To achieve a zero-downtime transition you need to configure the storage equally to the existing deployment. We strongly recommend to use the Thanos object client (storage_config.use_thanos_objstore: true and the storage_config.object_store configuration block), because the legacy object store clients are deprecated.
Once all Loki instances are started and running you can check the ring page (/ring) on one of the instances if all instances are registered and in ACTIVE state.
Stage 3: Transitioning to monolithic components
The final stage of the migration is routing the traffic to the new downstream instances in the reverse proxy / load balancer and shutting down the old SSD components.
When using NGINX as reverse proxy you can use the upstream and proxy_pass directives to route the traffic.
http {
...
upstream loki {
server loki-1:3100;
...
server loki-n:3100;
}
upstream compactor {
server loki-1:3100;
}
server {
listen 3100;
...
location / {
proxy_pass http://loki;
...
}
location ~ ^/loki/api/v1/delete {
proxy_pass http://compactor;
...
}
}
}The dedicated location for the compactor is needed to route delete requests correctly to the main compactor instance.

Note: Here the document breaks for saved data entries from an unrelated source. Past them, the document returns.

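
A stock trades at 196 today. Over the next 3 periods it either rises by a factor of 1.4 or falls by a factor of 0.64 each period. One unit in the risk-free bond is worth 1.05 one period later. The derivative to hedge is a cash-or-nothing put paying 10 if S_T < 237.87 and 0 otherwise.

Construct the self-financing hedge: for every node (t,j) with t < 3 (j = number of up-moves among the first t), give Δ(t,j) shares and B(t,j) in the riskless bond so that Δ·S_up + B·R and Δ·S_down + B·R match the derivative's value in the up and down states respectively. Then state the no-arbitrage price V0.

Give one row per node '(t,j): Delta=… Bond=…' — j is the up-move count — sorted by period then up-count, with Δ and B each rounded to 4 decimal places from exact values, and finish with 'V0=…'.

Risk-neutral probability p* = (R−d)/(u−d) = (1.05−0.64)/(1.4−0.64) = 0.5395.
Payoff layer (t=3): V(3,0)=10.0000, V(3,1)=10.0000, V(3,2)=0.0000, V(3,3)=0.0000
Node (2,0) S=80.2816: V=(p*·10.0000+(1−p*)·10.0000)/1.05=9.5238; Δ=(10.0000−10.0000)/(112.3942−51.3802)=0.0000; B=V−Δ·S=9.5238
Node (2,1) S=175.6160: V=(p*·0.0000+(1−p*)·10.0000)/1.05=4.3860; Δ=(0.0000−10.0000)/(245.8624−112.3942)=-0.0749; B=V−Δ·S=17.5439
Node (2,2) S=384.1600: V=(p*·0.0000+(1−p*)·0.0000)/1.05=0.0000; Δ=(0.0000−0.0000)/(537.8240−245.8624)=0.0000; B=V−Δ·S=0.0000
Node (1,0) S=125.4400: V=(p*·4.3860+(1−p*)·9.5238)/1.05=6.4306; Δ=(4.3860−9.5238)/(175.6160−80.2816)=-0.0539; B=V−Δ·S=13.1909
Node (1,1) S=274.4000: V=(p*·0.0000+(1−p*)·4.3860)/1.05=1.9237; Δ=(0.0000−4.3860)/(384.1600−175.6160)=-0.0210; B=V−Δ·S=7.6947
Node (0,0) S=196.0000: V=(p*·1.9237+(1−p*)·6.4306)/1.05=3.8088; Δ=(1.9237−6.4306)/(274.4000−125.4400)=-0.0303; B=V−Δ·S=9.7389
Self-financing check: at every node Δ·S+B equals the discounted successor values.

(0,0): Delta=-0.0303 Bond=9.7389
(1,0): Delta=-0.0539 Bond=13.1909
(1,1): Delta=-0.0210 Bond=7.6947
(2,0): Delta=0.0000 Bond=9.5238
(2,1): Delta=-0.0749 Bond=17.5439
(2,2): Delta=0.0000 Bond=0.0000
V0=3.8088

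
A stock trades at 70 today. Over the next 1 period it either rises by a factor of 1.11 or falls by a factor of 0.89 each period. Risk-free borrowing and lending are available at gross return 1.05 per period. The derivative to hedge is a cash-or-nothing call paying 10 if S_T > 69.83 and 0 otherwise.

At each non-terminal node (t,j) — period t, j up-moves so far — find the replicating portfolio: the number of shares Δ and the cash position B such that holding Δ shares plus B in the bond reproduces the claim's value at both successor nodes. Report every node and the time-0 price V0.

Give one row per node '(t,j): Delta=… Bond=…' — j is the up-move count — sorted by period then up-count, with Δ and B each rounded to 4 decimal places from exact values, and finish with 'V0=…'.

(0,0): Delta=0.6494 Bond=-38.5281
V0=6.9264

Since d<R<u, set p* = (R−d)/(u−d) = 0.7273; price each node as the discounted p*-expectation of its children.
Payoff layer (t=1): V(1,0)=0.0000, V(1,1)=10.0000
Node (0,0) S=70.0000: V=(p*·10.0000+(1−p*)·0.0000)/1.05=6.9264; Δ=(10.0000−0.0000)/(77.7000−62.3000)=0.6494; B=V−Δ·S=-38.5281
Self-financing check: at every node Δ·S+B equals the discounted successor values.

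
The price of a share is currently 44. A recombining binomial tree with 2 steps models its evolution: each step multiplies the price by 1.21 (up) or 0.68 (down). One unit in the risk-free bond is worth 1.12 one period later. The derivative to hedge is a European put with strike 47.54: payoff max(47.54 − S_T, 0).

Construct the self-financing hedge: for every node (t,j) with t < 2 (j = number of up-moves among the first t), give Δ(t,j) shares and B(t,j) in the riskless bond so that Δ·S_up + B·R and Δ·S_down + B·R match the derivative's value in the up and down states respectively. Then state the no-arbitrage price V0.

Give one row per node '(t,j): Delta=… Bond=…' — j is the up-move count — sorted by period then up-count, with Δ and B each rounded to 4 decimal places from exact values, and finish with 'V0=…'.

No-arbitrage ⇒ martingale measure with p* = (R−d)/(u−d) = 0.8302.
Terminal payoffs: V(2,0)=27.1944, V(2,1)=11.3368, V(2,2)=0.0000
  t=1,j=0: stock 29.9200 → up 36.2032 (V=11.3368), down 20.3456 (V=27.1944). Price 12.5264; hedge Δ=-1.0000, bond B=42.4464.
  t=1,j=1: stock 53.2400 → up 64.4204 (V=0.0000), down 36.2032 (V=11.3368). Price 1.7189; hedge Δ=-0.4018, bond B=23.1090.
  t=0,j=0: stock 44.0000 → up 53.2400 (V=1.7189), down 29.9200 (V=12.5264). Price 3.1733; hedge Δ=-0.4634, bond B=23.5650.
The time-0 hedge costs 3.1733, which is the no-arbitrage price.

(0,0): Delta=-0.4634 Bond=23.5650
(1,0): Delta=-1.0000 Bond=42.4464
(1,1): Delta=-0.4018 Bond=23.1090
V0=3.1733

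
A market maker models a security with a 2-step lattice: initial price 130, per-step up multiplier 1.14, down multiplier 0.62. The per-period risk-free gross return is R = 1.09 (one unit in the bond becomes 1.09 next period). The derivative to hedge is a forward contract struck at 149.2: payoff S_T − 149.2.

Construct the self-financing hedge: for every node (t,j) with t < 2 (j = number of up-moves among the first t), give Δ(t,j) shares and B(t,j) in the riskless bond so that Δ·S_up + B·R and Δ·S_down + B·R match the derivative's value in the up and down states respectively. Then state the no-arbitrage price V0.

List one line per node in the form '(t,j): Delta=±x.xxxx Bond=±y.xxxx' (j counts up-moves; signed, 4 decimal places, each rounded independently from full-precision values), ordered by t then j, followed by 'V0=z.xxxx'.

(0,0): Delta=1.0000 Bond=-125.5787
(1,0): Delta=1.0000 Bond=-136.8807
(1,1): Delta=1.0000 Bond=-136.8807
V0=4.4213

Since d<R<u, set p* = (R−d)/(u−d) = 0.9038; price each node as the discounted p*-expectation of its children.
Terminal values V(2,·): V(2,0)=-99.2280, V(2,1)=-57.3160, V(2,2)=19.7480
  t=1,j=0: stock 80.6000 → up 91.8840 (V=-57.3160), down 49.9720 (V=-99.2280). Price -56.2807; hedge Δ=1.0000, bond B=-136.8807.
  t=1,j=1: stock 148.2000 → up 168.9480 (V=19.7480), down 91.8840 (V=-57.3160). Price 11.3193; hedge Δ=1.0000, bond B=-136.8807.
  t=0,j=0: stock 130.0000 → up 148.2000 (V=11.3193), down 80.6000 (V=-56.2807). Price 4.4213; hedge Δ=1.0000, bond B=-125.5787.
Each (Δ,B) replicates both successor values, so the strategy is self-financing and V0 is arbitrage-free.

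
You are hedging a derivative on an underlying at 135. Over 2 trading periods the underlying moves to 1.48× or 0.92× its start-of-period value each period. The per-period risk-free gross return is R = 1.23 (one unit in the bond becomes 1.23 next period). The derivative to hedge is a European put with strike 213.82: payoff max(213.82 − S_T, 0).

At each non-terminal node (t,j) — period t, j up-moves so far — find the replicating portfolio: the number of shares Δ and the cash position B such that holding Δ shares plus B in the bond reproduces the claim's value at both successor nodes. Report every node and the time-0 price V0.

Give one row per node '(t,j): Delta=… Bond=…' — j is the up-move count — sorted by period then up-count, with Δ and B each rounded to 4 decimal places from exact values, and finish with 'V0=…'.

Risk-neutral probability p* = (R−d)/(u−d) = (1.23−0.92)/(1.48−0.92) = 0.5536.
Terminal values V(2,·): V(2,0)=99.5560, V(2,1)=30.0040, V(2,2)=0.0000
(1,0): S=124.2000. Δ = (V_up−V_dn)/(S_up−S_dn) = (30.0040−99.5560)/(183.8160−114.2640) = -1.0000. V = [p*·30.0040 + (1−p*)·99.5560]/1.23 = 49.6374. B = V − Δ·S = 173.8374.
(1,1): S=199.8000. Δ = (V_up−V_dn)/(S_up−S_dn) = (0.0000−30.0040)/(295.7040−183.8160) = -0.2682. V = [p*·0.0000 + (1−p*)·30.0040]/1.23 = 10.8900. B = V − Δ·S = 64.4685.
(0,0): S=135.0000. Δ = (V_up−V_dn)/(S_up−S_dn) = (10.8900−49.6374)/(199.8000−124.2000) = -0.5125. V = [p*·10.8900 + (1−p*)·49.6374]/1.23 = 22.9170. B = V − Δ·S = 92.1089.
Each (Δ,B) replicates both successor values, so the strategy is self-financing and V0 is arbitrage-free.

(0,0): Delta=-0.5125 Bond=92.1089
(1,0): Delta=-1.0000 Bond=173.8374
(1,1): Delta=-0.2682 Bond=64.4685
V0=22.9170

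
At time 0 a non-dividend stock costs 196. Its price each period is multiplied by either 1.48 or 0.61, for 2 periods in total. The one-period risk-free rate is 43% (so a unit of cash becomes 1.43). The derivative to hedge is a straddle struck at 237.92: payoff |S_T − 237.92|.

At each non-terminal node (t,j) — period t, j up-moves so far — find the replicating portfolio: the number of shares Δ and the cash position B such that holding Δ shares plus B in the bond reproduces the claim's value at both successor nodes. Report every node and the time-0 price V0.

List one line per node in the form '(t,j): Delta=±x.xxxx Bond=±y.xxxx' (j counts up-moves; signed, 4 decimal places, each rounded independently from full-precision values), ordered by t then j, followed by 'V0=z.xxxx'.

(0,0): Delta=0.4796 Bond=-7.3610
(1,0): Delta=-1.0000 Bond=166.3776
(1,1): Delta=0.5168 Bond=-21.3131
V0=86.6454

The replicating-portfolio and risk-neutral prices coincide; use p* = (1.43−0.61)/(1.48−0.61) = 0.9425 for the latter.
At expiry t=2: V(2,0)=164.9884, V(2,1)=60.9712, V(2,2)=191.3984
  t=1,j=0: stock 119.5600 → up 176.9488 (V=60.9712), down 72.9316 (V=164.9884). Price 46.8176; hedge Δ=-1.0000, bond B=166.3776.
  t=1,j=1: stock 290.0800 → up 429.3184 (V=191.3984), down 176.9488 (V=60.9712). Price 128.6032; hedge Δ=0.5168, bond B=-21.3131.
  t=0,j=0: stock 196.0000 → up 290.0800 (V=128.6032), down 119.5600 (V=46.8176). Price 86.6454; hedge Δ=0.4796, bond B=-7.3610.
Each (Δ,B) replicates both successor values, so the strategy is self-financing and V0 is arbitrage-free.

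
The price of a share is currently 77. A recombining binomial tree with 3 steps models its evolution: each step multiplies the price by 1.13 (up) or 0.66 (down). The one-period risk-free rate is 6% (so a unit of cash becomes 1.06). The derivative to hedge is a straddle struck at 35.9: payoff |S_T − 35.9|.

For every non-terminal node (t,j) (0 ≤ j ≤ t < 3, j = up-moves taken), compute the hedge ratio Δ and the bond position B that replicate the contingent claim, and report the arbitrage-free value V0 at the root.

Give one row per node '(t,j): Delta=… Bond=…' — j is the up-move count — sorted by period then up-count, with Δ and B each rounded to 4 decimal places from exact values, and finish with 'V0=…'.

(0,0): Delta=0.9850 Bond=-28.9098
(1,0): Delta=0.8381 Bond=-23.1787
(1,1): Delta=1.0000 Bond=-31.9509
(2,0): Delta=-0.7461 Bond=28.5647
(2,1): Delta=1.0000 Bond=-33.8679
(2,2): Delta=1.0000 Bond=-33.8679
V0=46.9340

No-arbitrage ⇒ martingale measure with p* = (R−d)/(u−d) = 0.8511.
Payoff layer (t=3): V(3,0)=13.7628, V(3,1)=2.0016, V(3,2)=28.9921, V(3,3)=75.2031
Node (2,0) S=33.5412: V=(p*·2.0016+(1−p*)·13.7628)/1.06=3.5408; Δ=(2.0016−13.7628)/(37.9016−22.1372)=-0.7461; B=V−Δ·S=28.5647
Node (2,1) S=57.4266: V=(p*·28.9921+(1−p*)·2.0016)/1.06=23.5587; Δ=(28.9921−2.0016)/(64.8921−37.9016)=1.0000; B=V−Δ·S=-33.8679
Node (2,2) S=98.3213: V=(p*·75.2031+(1−p*)·28.9921)/1.06=64.4534; Δ=(75.2031−28.9921)/(111.1031−64.8921)=1.0000; B=V−Δ·S=-33.8679
Node (1,0) S=50.8200: V=(p*·23.5587+(1−p*)·3.5408)/1.06=19.4125; Δ=(23.5587−3.5408)/(57.4266−33.5412)=0.8381; B=V−Δ·S=-23.1787
Node (1,1) S=87.0100: V=(p*·64.4534+(1−p*)·23.5587)/1.06=55.0591; Δ=(64.4534−23.5587)/(98.3213−57.4266)=1.0000; B=V−Δ·S=-31.9509
Node (0,0) S=77.0000: V=(p*·55.0591+(1−p*)·19.4125)/1.06=46.9340; Δ=(55.0591−19.4125)/(87.0100−50.8200)=0.9850; B=V−Δ·S=-28.9098
Self-financing check: at every node Δ·S+B equals the discounted successor values.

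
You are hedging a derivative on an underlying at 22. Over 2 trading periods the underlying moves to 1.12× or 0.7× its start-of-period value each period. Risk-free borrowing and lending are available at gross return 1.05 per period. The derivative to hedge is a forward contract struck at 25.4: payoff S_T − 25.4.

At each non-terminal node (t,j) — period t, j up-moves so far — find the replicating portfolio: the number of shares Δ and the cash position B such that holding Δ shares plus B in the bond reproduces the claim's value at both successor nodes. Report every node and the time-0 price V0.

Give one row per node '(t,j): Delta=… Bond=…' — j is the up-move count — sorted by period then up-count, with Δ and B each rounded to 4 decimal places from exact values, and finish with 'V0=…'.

No-arbitrage ⇒ martingale measure with p* = (R−d)/(u−d) = 0.8333.
Payoff layer (t=2): V(2,0)=-14.6200, V(2,1)=-8.1520, V(2,2)=2.1968
  t=1,j=0: stock 15.4000 → up 17.2480 (V=-8.1520), down 10.7800 (V=-14.6200). Price -8.7905; hedge Δ=1.0000, bond B=-24.1905.
  t=1,j=1: stock 24.6400 → up 27.5968 (V=2.1968), down 17.2480 (V=-8.1520). Price 0.4495; hedge Δ=1.0000, bond B=-24.1905.
  t=0,j=0: stock 22.0000 → up 24.6400 (V=0.4495), down 15.4000 (V=-8.7905). Price -1.0385; hedge Δ=1.0000, bond B=-23.0385.
Root portfolio cost Δ·22+B reproduces V0=-1.0385.

(0,0): Delta=1.0000 Bond=-23.0385
(1,0): Delta=1.0000 Bond=-24.1905
(1,1): Delta=1.0000 Bond=-24.1905
V0=-1.0385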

This is only needed when deletes are enabled and you want to be able to access the API from outside.
Once the reverse proxy configuration has been updated and the service was restarted the new components will receive the traffic for both writes (push) and reads (queries).
However, you also need to shut down (or at least flush) the write components of the old simple scalable deployment in order to query the data that was still hold in memory.
Finally, all old write, read, and backend targets can be terminated and cleaned up.